When it comes to adding a modern storage solution to the Commodore 64, you have a couple of options. Either buy the hideously good but rather expensive 1541 Ultimate (£120ish with a long lead time) or pluck for one of the many variations of the SD2IEC device (around £30-£50, cased or uncased). For those not in the know, the SD2IEC basically allows you to attach an SD card to the C64’s IEC serial interface. To the C64 this looks much like any other device, such as a 1541 floppy drive. Once the device is attached you can launch a special file browser which allows you to browse the various disk images on the C64 and pick one to load.
That’s the good news, now the bad news. Although the SD2IEC supports disk images it does not fully emulate a 1541. This means that some games with special fast loaders just won’t work. These are apparently few and far between, though I must admit I had mixed results trying out various images downloaded from the web.
Around 40% of these simply wouldn’t work due to lacking drive emulation. I may have been unlucky though and your mileage may be better than mine. However, there’s no need to spend ridiculous amounts of time trying out different game images from the web, since one of the official UK suppliers of the device – The Future was 8-bit – has made available on its hallowed pages a huge collection of games guaranteed to be compatible with the device. The collection includes pretty much everyone’s favorite C64 games – downloadable quickly as a large ZIP archive which you can then decompress onto the SD card. You can download it from here. Games that make it into the collection include Mayhem in Monsterland, Chuckie Egg, Monty On The Run, Auf Wiedersehen Monty, Dynamite Dan, The Untouchables, Batman and Outrun. In all there are over 1000 titles in the collection, making it highly likely it contains one you’re after. The site contains a wealth of useful information to help you get the SD2IEC up and running. I cannot recommend it enough for the tips and tricks alone.

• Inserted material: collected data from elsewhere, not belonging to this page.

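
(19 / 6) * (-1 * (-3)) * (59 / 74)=1121 / 148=7.57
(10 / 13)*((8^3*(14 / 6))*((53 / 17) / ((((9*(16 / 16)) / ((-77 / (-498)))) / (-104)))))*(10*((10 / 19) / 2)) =-29252608000 / 2171529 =-13470.97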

Another issue with the SD2IEC is that it’s slow – as slow as a 1541 drive. You can however speed this up. The device is reportedly fully compatible with the JiffyDOS fast loader ROM along with a number of cartridge-based fast loader solutions – see the website for more details. I haven’t used any of these yet, but look out for a future review when I get a hold of a JiffyDOS ROM.
The final restriction is that the SD2IEC does not support tape images – it’s disk images only. The good news is that quite a few tapes have been dumped onto disk over the years, so there’s a good chance with a web hunt you’ll be able to find games on disk. The real problem titles are likely to be some of the UK budget games, but quite a lot of these have made their way to disk and, in fact, classic budget titles such as The Human Race are included in the collection.
Hooking up the device to the C64 is very easy. It comes with two plugs, one that fits to the tape adapter (it is from here that the device draws its power) and a six-pin din that plugs into the IEC serial port (commonly known as the disk-drive interface). From there you can access it just like you would a real 1541 drive. To load the File Browser software for example you’d type ‘LOAD “FB”,8,1′. Once the program has loaded, simply type ‘RUN’ to launch the File Browser interface. From there you can pick your game.
For games that come on more than one disk, the device has a disk swap switch that can be pressed. This automatically loads in the second disk, which is configured by a special file in the game’s directory. Full details are available on The Future was 8-bit. This isn’t something I’ve tried yet since most of my favorite games happily fit on one disk, but it’s a really nice feature to have for those multi-load games.
The device can be bought either cased or uncased. The cased version should suit most people, with only those wishing to install the device inside their C64 or build their own case needing to buy the uncased version – which also requires you to install your own disk swap switch. I bought the uncased version since I plan to integrate it inside one of my C64s in the near future. The cased version has a number of designs, including one that looks like a tiny version of the 1541 floppy drive!
In operation, the SD2IEC has two LEDs to indicate status. A green LED shows disk activity – as long as it’s lit, a program is loading into the C64. The second red LED flashes whenever there’s a disk load error. When this happens it’s likely that there’s some incompatibility between the disk image you’ve chosen and the SD2IEC’s emulated 1541. Your only recourse is to find a different disk image to try.
Sure the SD2IEC has a few restrictions, which are not present on the 1541 Ultimate system, but it’s less than a half the price and for that reason alone it’s extremely good value for money. So if you have a C64 and don’t have the room to keep all the games, want to play games only available on the net, or simply like the idea of a neat little device housing all of your favorite titles, then why not give the SD2IEC a go – you won’t regret it.
The SD2IEC is available from a number of places. NKC Electronics supply US customers, while The Future was 8 Bit supply the UK. Cost of the UK version is £30 uncased or £44.99 cased (currently there’s a sale on). Both companies ship internationally for an additional cost. Note an SD card is not included with the SD2IEC package and this will need to be ordered separately.